Ever lay back in the grass at night and stare up, watching the stars twinkle as time slowly drags on? Ever wonder why we, as a human race have looked to the stars and still do quite often as curious little creatures staring at the infinite and vast universe wondering if other lifeforms are staring back at us…
Astrology is the oldest natural science known to man. From prehistoric roots, Mesopotamia, Meso-America, and all the way to the Copernican Revolution. We figured out pretty quickly, as a species, in ancient times that planets move and stars stay relatively still in our skies. We have attributed everything from religion, mythological, and even calendrical meanings to the stars. These attributes are still present even to this day in our astrological and astronomical sciences.
The Aztec society based their cyclical calendars on the stars, the Egyptians built whole pyramids aligned to the heavenly bodies up in our sky, even our prehistorical selves knew that the heavens were of significant value and measure, the theory suggests that bones found that pre-dated 35000 BC was possibly (still debated) a lunar calendar or a guide to the lunar cycle.
Our oldest Mesolithic calendar comes from Scotland:
The Warren Field calendar in the Dee River valley of Scotland‘s Aberdeenshire. First excavated in 2004 but only in 2013 revealed as a find of huge significance, it is to date the world’s oldest known calendar, created around 8000 BC and predating all other calendars by some 5,000 years. The calendar takes the form of an early Mesolithic monument containing a series of 12 pits which appear to help the observer track lunar months by mimicking the phases of the Moon. It also aligns to sunrise at the winter solstice, thus coordinating the solar year with the lunar cycles. The monument had been maintained and periodically reshaped, perhaps up to hundreds of times, in response to shifting solar/lunar cycles, over the course of 6,000 years, until the calendar fell out of use around 4,000 years ago.[5][6][7][8]

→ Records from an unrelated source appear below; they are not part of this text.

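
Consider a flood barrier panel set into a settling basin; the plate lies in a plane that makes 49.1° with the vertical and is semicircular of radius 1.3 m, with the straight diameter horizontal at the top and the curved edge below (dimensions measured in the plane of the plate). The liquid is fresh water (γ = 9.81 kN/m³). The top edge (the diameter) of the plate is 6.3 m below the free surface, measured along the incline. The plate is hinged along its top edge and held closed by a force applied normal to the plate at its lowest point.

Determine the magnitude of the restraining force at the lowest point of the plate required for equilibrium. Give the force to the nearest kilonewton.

P ≈ 51 kN

γ = 9.81 kN/m³.
The plate makes 49.1° with the vertical, i.e. θ = 90° − 49.1° = 40.9° to the horizontal. Measuring y along the incline from the free-surface line, vertical depth h = y·sinθ with sinθ = 0.654741.
The centroid of a semicircle lies 4r/(3π) = 0.551737 m from the diameter, here below the top edge, so y_c = 6.3 + 0.551737 = 6.85174 m and h_c = 6.85174 × 0.654741 = 4.48612 m.
A = πr²/2 = π × 1.3²/2 = 2.65465 m².
Resultant F = γ·h_c·A = 9.81 × 4.48612 × 2.65465 = 116.828 kN.
I_c = (π/8 − 8/(9π))·r⁴ = 0.109757 × 1.3⁴ = 0.313477 m⁴.
Centre of pressure: y_p = y_c + I_c/(y_c·A) = 6.85174 + 0.313477/(6.85174 × 2.65465) = 6.85174 + 0.0172345 = 6.86897 m along the plane.
The resultant acts 0.551737 + 0.0172345 = 0.568972 m (along the plate) below the hinge at the top edge, so the moment about the hinge is M = F × 0.568972 = 116.828 × 0.568972 = 66.4719 kN·m.
A normal force at the bottom, 1.3 m from the hinge, must supply this moment: P = 66.4719/1.3 = 51.1322 kN.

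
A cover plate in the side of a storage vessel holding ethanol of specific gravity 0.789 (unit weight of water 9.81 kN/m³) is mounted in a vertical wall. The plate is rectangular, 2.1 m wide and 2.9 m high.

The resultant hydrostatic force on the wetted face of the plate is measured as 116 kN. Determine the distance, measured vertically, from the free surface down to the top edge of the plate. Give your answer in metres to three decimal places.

γ = 0.789 × 9.81 = 7.74009 kN/m³.
A = 2.1 × 2.9 = 6.09 m².
From F = γ·h_c·A, the centroid depth is h_c = 116/(7.74009 × 6.09) = 2.4609 m.
The centroid lies 2.9/2 = 1.45 m below the top edge, so the top edge sits at h_top = 2.4609 − 1.45 = 1.0109 m below the surface.

d_top ≈ 1.011 m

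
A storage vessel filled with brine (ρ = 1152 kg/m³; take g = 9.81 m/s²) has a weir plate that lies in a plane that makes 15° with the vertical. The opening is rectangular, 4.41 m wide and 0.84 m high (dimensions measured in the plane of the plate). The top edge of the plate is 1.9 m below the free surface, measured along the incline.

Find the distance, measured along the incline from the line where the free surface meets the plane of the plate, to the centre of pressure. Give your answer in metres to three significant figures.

y_p = 2.35 m

γ = ρg = 1152 × 9.81 / 1000 = 11.30112 kN/m³.
The plate makes 15° with the vertical, i.e. θ = 90° − 15° = 75° to the horizontal. Measuring y along the incline from the free-surface line, vertical depth h = y·sinθ with sinθ = 0.965926.
The centroid lies 0.84/2 = 0.42 m below the top edge, so y_c = 1.9 + 0.42 = 2.32 m and h_c = 2.32 × 0.965926 = 2.24095 m.
A = 4.41 × 0.84 = 3.7044 m².
Resultant F = γ·h_c·A = 11.30112 × 2.24095 × 3.7044 = 93.8148 kN.
I_c = b·h³/12 = 4.41 × 0.84³/12 = 0.217819 m⁴.
Centre of pressure: y_p = y_c + I_c/(y_c·A) = 2.32 + 0.217819/(2.32 × 3.7044) = 2.32 + 0.0253449 = 2.34534 m along the plane.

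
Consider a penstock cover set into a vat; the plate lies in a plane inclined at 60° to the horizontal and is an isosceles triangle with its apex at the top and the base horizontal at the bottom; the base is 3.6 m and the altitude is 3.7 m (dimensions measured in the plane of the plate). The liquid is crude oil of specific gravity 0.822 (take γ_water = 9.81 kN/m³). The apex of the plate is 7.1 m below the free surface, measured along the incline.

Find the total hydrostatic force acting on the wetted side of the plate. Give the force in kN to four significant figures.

F ≈ 444.9 kN

γ = 0.822 × 9.81 = 8.06382 kN/m³.
Let θ = 60° be the plate's angle to the horizontal; measure y along the incline from where the plane meets the free surface. Vertical depth h = y·sinθ with sinθ = 0.866025.
With the apex up, the centroid sits 2h/3 = 2 × 3.7/3 = 2.46667 m below the apex, so y_c = 7.1 + 2.46667 = 9.56667 m and h_c = 9.56667 × 0.866025 = 8.28498 m.
A = ½ × 3.6 × 3.7 = 6.66 m².
Resultant F = γ·h_c·A = 8.06382 × 8.28498 × 6.66 = 444.945 kN.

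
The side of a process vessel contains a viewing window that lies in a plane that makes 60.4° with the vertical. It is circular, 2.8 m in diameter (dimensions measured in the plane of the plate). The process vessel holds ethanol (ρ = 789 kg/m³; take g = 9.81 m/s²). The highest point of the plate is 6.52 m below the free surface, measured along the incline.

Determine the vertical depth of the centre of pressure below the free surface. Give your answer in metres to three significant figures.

h_p = 3.94 m

γ = ρg = 789 × 9.81 / 1000 = 7.74009 kN/m³.
The plate makes 60.4° with the vertical, i.e. θ = 90° − 60.4° = 29.6° to the horizontal. Measuring y along the incline from the free-surface line, vertical depth h = y·sinθ with sinθ = 0.493942.
The centroid is at the centre, 1.4 m below the top of the plate, so y_c = 6.52 + 1.4 = 7.92 m and h_c = 7.92 × 0.493942 = 3.91202 m.
A = π(1.4)² = 6.15752 m².
Resultant F = γ·h_c·A = 7.74009 × 3.91202 × 6.15752 = 186.446 kN.
I_c = πr⁴/4 = π × 1.4⁴/4 = 3.01719 m⁴.
Centre of pressure: y_p = y_c + I_c/(y_c·A) = 7.92 + 3.01719/(7.92 × 6.15752) = 7.92 + 0.0618688 = 7.98187 m along the plane.
Vertically, h_p = y_p·sinθ = 7.98187 × 0.493942 = 3.94258 m.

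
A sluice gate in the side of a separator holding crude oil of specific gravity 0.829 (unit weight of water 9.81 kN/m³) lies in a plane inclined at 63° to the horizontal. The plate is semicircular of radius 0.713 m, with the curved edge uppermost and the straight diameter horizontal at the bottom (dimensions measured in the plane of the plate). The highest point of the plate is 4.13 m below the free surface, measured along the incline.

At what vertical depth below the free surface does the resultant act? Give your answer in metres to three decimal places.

h_p = 4.052 m

γ = 0.829 × 9.81 = 8.13249 kN/m³.
Let θ = 63° be the plate's angle to the horizontal; measure y along the incline from where the plane meets the free surface. Vertical depth h = y·sinθ with sinθ = 0.891007.
The centroid lies 4r/(3π) = 0.302607 m above the diameter, so r − 4r/(3π) = 0.713 − 0.302607 = 0.410393 m below the topmost point, so y_c = 4.13 + 0.410393 = 4.54039 m and h_c = 4.54039 × 0.891007 = 4.04552 m.
A = πr²/2 = π × 0.713²/2 = 0.798544 m².
Resultant F = γ·h_c·A = 8.13249 × 4.04552 × 0.798544 = 26.2722 kN.
I_c = (π/8 − 8/(9π))·r⁴ = 0.109757 × 0.713⁴ = 0.0283655 m⁴.
Centre of pressure: y_p = y_c + I_c/(y_c·A) = 4.54039 + 0.0283655/(4.54039 × 0.798544) = 4.54039 + 0.00782345 = 4.54821 m along the plane.
Vertically, h_p = y_p·sinθ = 4.54821 × 0.891007 = 4.05249 m.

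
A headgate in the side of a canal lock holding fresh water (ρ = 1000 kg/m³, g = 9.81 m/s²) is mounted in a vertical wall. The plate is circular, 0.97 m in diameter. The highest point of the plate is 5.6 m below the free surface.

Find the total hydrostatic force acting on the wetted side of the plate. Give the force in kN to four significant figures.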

For many, many centuries we have been looking to the heavens for either guidance or beauty to behold. Perhaps, if some theories are correct, we are looking to our roots from which we came considering that some scientific data seems to suggest we ourselves are partly made of stardust. Whether you are looking to your roots, for the big dipper (or little one), or communing with the universe on your front lawn at midnight enjoying the stars is time tested hobby passed from generation to generation. May you find the shooting star that brings you good luck!